No offence but from your posts you dont sound like you have much idea on how to do business, you keep telling me to look at it from another angle but im the one looking at it realistically your looking at it and basing (or trying to base) it on other businesses offering something totally different.

Id not have the rent on a unit and all the bills around my neck on the off chance every now n again some one wants to use it and pay a few quid too.

I think your also forgetting alot of the owners "high end cars" tend to have a equally nice home with big garage space, we work in garages all across london all the time (some nicer than my work shop, getting rained off dont happen, if you dont have a garage we wont come out to do a detail (re cleans are we will) failing that it comes in, if i did not have a unit id juggle the work around, do a indoors job and shift the out doors one.

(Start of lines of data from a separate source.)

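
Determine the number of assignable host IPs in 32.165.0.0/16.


Host bits = 32 - 16 = 16
Total addresses = 2^16 = 65536
Usable = total - 2 (network and broadcast)
Usable hosts: 65534


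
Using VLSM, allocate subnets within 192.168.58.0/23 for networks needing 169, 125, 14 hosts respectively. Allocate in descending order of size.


169 hosts -> /24 (254 usable): 192.168.58.0/24
125 hosts -> /25 (126 usable): 192.168.59.0/25
14 hosts -> /28 (14 usable): 192.168.59.128/28
Allocation: 192.168.58.0/24 (169 hosts, 254 usable); 192.168.59.0/25 (125 hosts, 126 usable); 192.168.59.128/28 (14 hosts, 14 usable)


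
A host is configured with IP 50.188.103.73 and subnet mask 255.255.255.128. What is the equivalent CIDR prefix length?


Binary: 11111111.11111111.11111111.10000000
Count leading 1s
Prefix: /25


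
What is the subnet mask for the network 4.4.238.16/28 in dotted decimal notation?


/28 means 28 network bits, 4 host bits
Binary: 11111111111111111111111111110000
Mask: 255.255.255.240


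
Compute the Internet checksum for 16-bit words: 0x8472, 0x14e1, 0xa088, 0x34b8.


Sum all words (with carry folding):
+ 0x8472 = 0x8472
+ 0x14e1 = 0x9953
+ 0xa088 = 0x39dc
+ 0x34b8 = 0x6e94
One's complement: ~0x6e94
Checksum = 0x916b


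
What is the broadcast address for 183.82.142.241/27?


Network: 183.82.142.224/27
Host bits = 5
Set all host bits to 1:
Broadcast: 183.82.142.255


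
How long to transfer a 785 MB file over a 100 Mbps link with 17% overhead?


Effective throughput = 100 * (1 - 17/100) = 83 Mbps
File size in Mb = 785 * 8 = 6280 Mb
Time = 6280 / 83
Time = 75.6627 seconds


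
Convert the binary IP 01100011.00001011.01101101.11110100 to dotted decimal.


01100011 = 99
00001011 = 11
01101101 = 109
11110100 = 244
IP: 99.11.109.244


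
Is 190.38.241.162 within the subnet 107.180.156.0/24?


Subnet network: 107.180.156.0
Test IP AND mask: 190.38.241.0
No, 190.38.241.162 is not in 107.180.156.0/24


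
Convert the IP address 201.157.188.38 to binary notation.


201 = 11001001
157 = 10011101
188 = 10111100
38 = 00100110
Binary: 11001001.10011101.10111100.00100110


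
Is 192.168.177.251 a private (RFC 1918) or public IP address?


RFC 1918 private ranges:
  10.0.0.0/8 (10.0.0.0 - 10.255.255.255)
  172.16.0.0/12 (172.16.0.0 - 172.31.255.255)
  192.168.0.0/16 (192.168.0.0 - 192.168.255.255)
Private (in 192.168.0.0/16)


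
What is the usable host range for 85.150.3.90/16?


Network: 85.150.0.0
Broadcast: 85.150.255.255
First usable = network + 1
Last usable = broadcast - 1
Range: 85.150.0.1 to 85.150.255.254


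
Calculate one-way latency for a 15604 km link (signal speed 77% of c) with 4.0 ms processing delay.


Speed = 0.77 * 3e5 km/s = 231000 km/s
Propagation delay = 15604 / 231000 = 0.0675 s = 67.5498 ms
Processing delay = 4.0 ms
Total one-way latency = 71.5498 ms


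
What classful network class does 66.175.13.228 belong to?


First octet: 66
Binary: 01000010
0xxxxxxx -> Class A (1-126)
Class A, default mask 255.0.0.0 (/8)


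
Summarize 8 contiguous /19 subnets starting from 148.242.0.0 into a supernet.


Original prefix: /19
Number of subnets: 8 = 2^3
New prefix = 19 - 3 = 16
Supernet: 148.242.0.0/16


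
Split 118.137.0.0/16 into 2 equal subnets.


New prefix = 16 + 1 = 17
Each subnet has 32768 addresses
  118.137.0.0/17
  118.137.128.0/17
Subnets: 118.137.0.0/17, 118.137.128.0/17


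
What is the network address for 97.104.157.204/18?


IP:   01100001.01101000.10011101.11001100
Mask: 11111111.11111111.11000000.00000000
AND operation:
Net:  01100001.01101000.10000000.00000000
Network: 97.104.128.0/18


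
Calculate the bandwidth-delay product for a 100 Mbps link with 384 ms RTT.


BDP = bandwidth * RTT
= 100 Mbps * 384 ms
= 100 * 1e6 * 384 / 1000 bits
= 38400000 bits
= 4800000 bytes
= 4687.5 KB
BDP = 38400000 bits (4800000 bytes)


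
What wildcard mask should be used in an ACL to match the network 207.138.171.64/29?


Subnet mask: 255.255.255.248
Wildcard = 255.255.255.255 - subnet mask
255 - 255 = 0
255 - 255 = 0
255 - 255 = 0
255 - 248 = 7
Wildcard: 0.0.0.7


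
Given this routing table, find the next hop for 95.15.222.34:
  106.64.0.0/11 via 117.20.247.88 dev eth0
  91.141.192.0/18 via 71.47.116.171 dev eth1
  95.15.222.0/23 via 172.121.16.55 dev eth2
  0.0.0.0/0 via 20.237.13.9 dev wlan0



Longest prefix match for 95.15.222.34:
  /11 106.64.0.0: no
  /18 91.141.192.0: no
  /23 95.15.222.0: MATCH
  /0 0.0.0.0: MATCH
Selected: next-hop 172.121.16.55 via eth2 (matched /23)


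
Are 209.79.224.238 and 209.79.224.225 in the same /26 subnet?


Mask: 255.255.255.192
209.79.224.238 AND mask = 209.79.224.192
209.79.224.225 AND mask = 209.79.224.192
Yes, same subnet (209.79.224.192)


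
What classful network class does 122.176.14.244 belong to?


First octet: 122
Binary: 01111010
0xxxxxxx -> Class A (1-126)
Class A, default mask 255.0.0.0 (/8)


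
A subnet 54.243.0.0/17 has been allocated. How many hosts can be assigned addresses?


Host bits = 32 - 17 = 15
Total addresses = 2^15 = 32768
Usable = total - 2 (network and broadcast)
Usable hosts: 32766


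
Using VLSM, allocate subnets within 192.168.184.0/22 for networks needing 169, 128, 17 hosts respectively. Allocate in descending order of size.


169 hosts -> /24 (254 usable): 192.168.184.0/24
128 hosts -> /24 (254 usable): 192.168.185.0/24
17 hosts -> /27 (30 usable): 192.168.186.0/27
Allocation: 192.168.184.0/24 (169 hosts, 254 usable); 192.168.185.0/24 (128 hosts, 254 usable); 192.168.186.0/27 (17 hosts, 30 usable)


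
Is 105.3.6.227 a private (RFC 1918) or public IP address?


RFC 1918 private ranges:
  10.0.0.0/8 (10.0.0.0 - 10.255.255.255)
  172.16.0.0/12 (172.16.0.0 - 172.31.255.255)
  192.168.0.0/16 (192.168.0.0 - 192.168.255.255)
Public (not in any RFC 1918 range)


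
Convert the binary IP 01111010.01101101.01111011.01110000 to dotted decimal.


01111010 = 122
01101101 = 109
01111011 = 123
01110000 = 112
IP: 122.109.123.112


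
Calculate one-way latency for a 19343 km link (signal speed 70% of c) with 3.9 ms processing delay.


Speed = 0.7 * 3e5 km/s = 210000 km/s
Propagation delay = 19343 / 210000 = 0.0921 s = 92.1095 ms
Processing delay = 3.9 ms
Total one-way latency = 96.0095 ms


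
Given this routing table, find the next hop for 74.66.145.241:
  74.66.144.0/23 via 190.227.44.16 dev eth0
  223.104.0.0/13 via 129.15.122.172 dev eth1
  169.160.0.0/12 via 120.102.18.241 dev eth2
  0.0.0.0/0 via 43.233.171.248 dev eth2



Longest prefix match for 74.66.145.241:
  /23 74.66.144.0: MATCH
  /13 223.104.0.0: no
  /12 169.160.0.0: no
  /0 0.0.0.0: MATCH
Selected: next-hop 190.227.44.16 via eth0 (matched /23)


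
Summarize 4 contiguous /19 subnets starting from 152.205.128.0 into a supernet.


Original prefix: /19
Number of subnets: 4 = 2^2
New prefix = 19 - 2 = 17
Supernet: 152.205.128.0/17


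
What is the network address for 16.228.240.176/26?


IP:   00010000.11100100.11110000.10110000
Mask: 11111111.11111111.11111111.11000000
AND operation:
Net:  00010000.11100100.11110000.10000000
Network: 16.228.240.128/26


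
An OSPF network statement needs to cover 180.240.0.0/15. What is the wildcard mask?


Subnet mask: 255.254.0.0
Wildcard = 255.255.255.255 - subnet mask
255 - 255 = 0
255 - 254 = 1
255 - 0 = 255
255 - 0 = 255
Wildcard: 0.1.255.255


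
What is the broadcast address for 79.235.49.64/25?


Network: 79.235.49.0/25
Host bits = 7
Set all host bits to 1:
Broadcast: 79.235.49.127


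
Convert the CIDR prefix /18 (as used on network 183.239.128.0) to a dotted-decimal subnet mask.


/18 means 18 network bits, 14 host bits
Binary: 11111111111111111100000000000000
Mask: 255.255.192.0


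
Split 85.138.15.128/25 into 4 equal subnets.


New prefix = 25 + 2 = 27
Each subnet has 32 addresses
  85.138.15.128/27
  85.138.15.160/27
  85.138.15.192/27
  85.138.15.224/27
Subnets: 85.138.15.128/27, 85.138.15.160/27, 85.138.15.192/27, 85.138.15.224/27


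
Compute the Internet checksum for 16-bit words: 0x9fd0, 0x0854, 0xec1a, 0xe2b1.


Sum all words (with carry folding):
+ 0x9fd0 = 0x9fd0
+ 0x0854 = 0xa824
+ 0xec1a = 0x943f
+ 0xe2b1 = 0x76f1
One's complement: ~0x76f1
Checksum = 0x890e


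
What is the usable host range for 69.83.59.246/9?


Network: 69.0.0.0
Broadcast: 69.127.255.255
First usable = network + 1
Last usable = broadcast - 1
Range: 69.0.0.1 to 69.127.255.254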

Makes no odds to me, i have a secure unit big enough to work in the warm store my clients cars and all my gear (inc the van) safely, with the knowledge the only person's who have accesses to it is me and my own employees, not other detailers or any one else snooping around clients cars etc, id not put a clients car in a position where others could get near it whilst in my care.


----------



## jus (Aug 8, 2009)

Fair point James, and a good perspective.... i did say i didn't have the answer, just trying to push thought provoking ideas around. Albeit good or not so....


----------



## Auto Finesse (Jan 10, 2007)

I dont know as if it would work is all, not just as a rental detailing bay, and if you where detailing your self there you would be mad to rent it out as you would just be doing your self out of work IMO


----------



## chunkytfg (Feb 1, 2009)

Shiny said:


> I think the OP is thinking along these lines.... http://news.bbc.co.uk/1/hi/england/7919987.stm


I live about 300yrds from that place!

I have considered using one of the lifts for doing the lower panels of my car with the DA. no more scrabbling round on the floor all for the sake of 3 hours @ £7.50/hr. Bargain IMO for not having that 'oh my god i cant walk' feeling the next morning!:thumb:


----------



## Sharpy (Mar 25, 2007)

Theres a detailing place up here thats just starting to rent out one of their detailing bays, you can hire it from 9-5 (iirc) and use their water snowfoam buckets shampoo for £40 or for more you can use all their equipment 

Damn good idea for people who havent got garages and all the equipment in my opinion


----------